Humanity was a cosmic victim. It had not chosen and then inherited some sort of collective guilt. Consequently, there was no need for God’s only son to be sacrificed to save humanity from its sinful nature. Once again, we find agreement with the Urantia Revelation, which teaches that the doctrine of the Atonement was a travesty.
Thus, our general condition was the result of the works of the Demiurge and its other malicious agents on earth, known as archons (or “petty rulers”). Could this depiction have been a glimmer of a perception of the continuing presence of Caligastia and of his dark minions?[3]
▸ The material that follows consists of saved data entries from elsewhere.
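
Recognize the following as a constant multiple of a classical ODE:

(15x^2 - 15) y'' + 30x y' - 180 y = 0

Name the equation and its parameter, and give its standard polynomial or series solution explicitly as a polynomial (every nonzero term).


All three coefficients share the factor -15; dividing through by -15 gives  (1 - x^2) y'' - 2x y' + 12 y = 0.
This matches the Legendre equation (1 - x^2) y'' - 2x y' + n(n+1) y = 0 (note the -2x y' term) with n(n+1) = 12, so n = 3; the polynomial solution is P_3(x).
With y = sum_k a_k x^k, matching x^k gives (k+2)(k+1) a_{k+2} = [k(k+1) - n(n+1)] a_k = (k - 3)(k + 4) a_k. The right side vanishes at k = 3, so the series with the parity of 3 terminates at degree 3.
Standard normalization (P_n(1) = 1): leading coefficient (2n)!/(2^n (n!)^2) = 720/(8*36) = 5/2, so a_3 = 5/2. Work downward with a_k = (k+1)(k+2) a_{k+2} / ((k - 3)(k + 4)):
  a_1 = (2)(3)(5/2) / ((1 - 3)(1 + 4)) = 15/(-10) = -3/2
Hence P_3(x) = 5 x^3/2 - 3 x/2.

P_3(x); series = 5 x^3/2 - 3 x/2


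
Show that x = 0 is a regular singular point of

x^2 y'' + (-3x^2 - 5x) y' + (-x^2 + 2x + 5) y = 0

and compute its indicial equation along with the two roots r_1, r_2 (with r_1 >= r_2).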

The story continues: There were intermediate worlds or heavens and at their highest point was an “upper world”—an utterly transcendent source-universe of light, sometimes known as the pleroma or “Fullness.” This was the abode of the high God of transcendent unity, the place from which Jesus himself had come.
And this benign force of the highest heaven was engaged in a constant effort to awaken and liberate us from our fallen state. This true God was trying to “rescue” us from our imprisonment in a material world where we lived under the aegis of the Demiurge. This compassionate deity was trying to reach us in two ways: by sending divine teachers, chief of which was Jesus, from the upper world directly into ours, and also by sending us a gift, a pure and literal part of itself, pure spirit. And this was a core teaching; Gnostics uniformly taught that each of us is indwelled with a “fallen spark” gifted upon us from the highest cosmic level. Valentinus in particular, like today’s existentialists, taught that the world was absurd—but unlike most of them, also taught that this world was rendered meaningful only by a return to gnosis, or knowledge of the inner spark.

In his comprehensive study of Gnosticism, Stephen A. Hoellner summarizes this teaching about the inner light in this way: “[Gnostics believed that] a human being consists of physical and psychic components, which are perishable, as well as a spiritual component, which is a fragment of the divine essence, sometime called the divine spark [emphasis mine].”[4] The UB uses similar language as we’ve seen, calling the divine gift a “God fragment.” We are also told in the Urantia text that this divine fragment is “imprisoned”—the same metaphor used by the early Gnostics, who according to Hoellner preached that these “sparks of transcendental holiness slumber in their material and mental prison.” But we are called to awaken the inner spark.

[1] Gnosticism: New Light on the Ancient Tradition of Inner Knowing (Quest Books: 2002)

[2] But of course excluding the modern idea of cosmic evolution that makes possible the ancillary idea of an evolving soul

[3] The UB indicates that Caligastia was not technically removed by Jesus, but only shorn of his powers pending his adjudication; but his followers, the “rebel angels,” were removed from the planet on the occasion of Pentecost.

[4] Gnosticism: New Light on the Ancient Tradition of Inner Knowing (Quest Books: 2002), p. 18.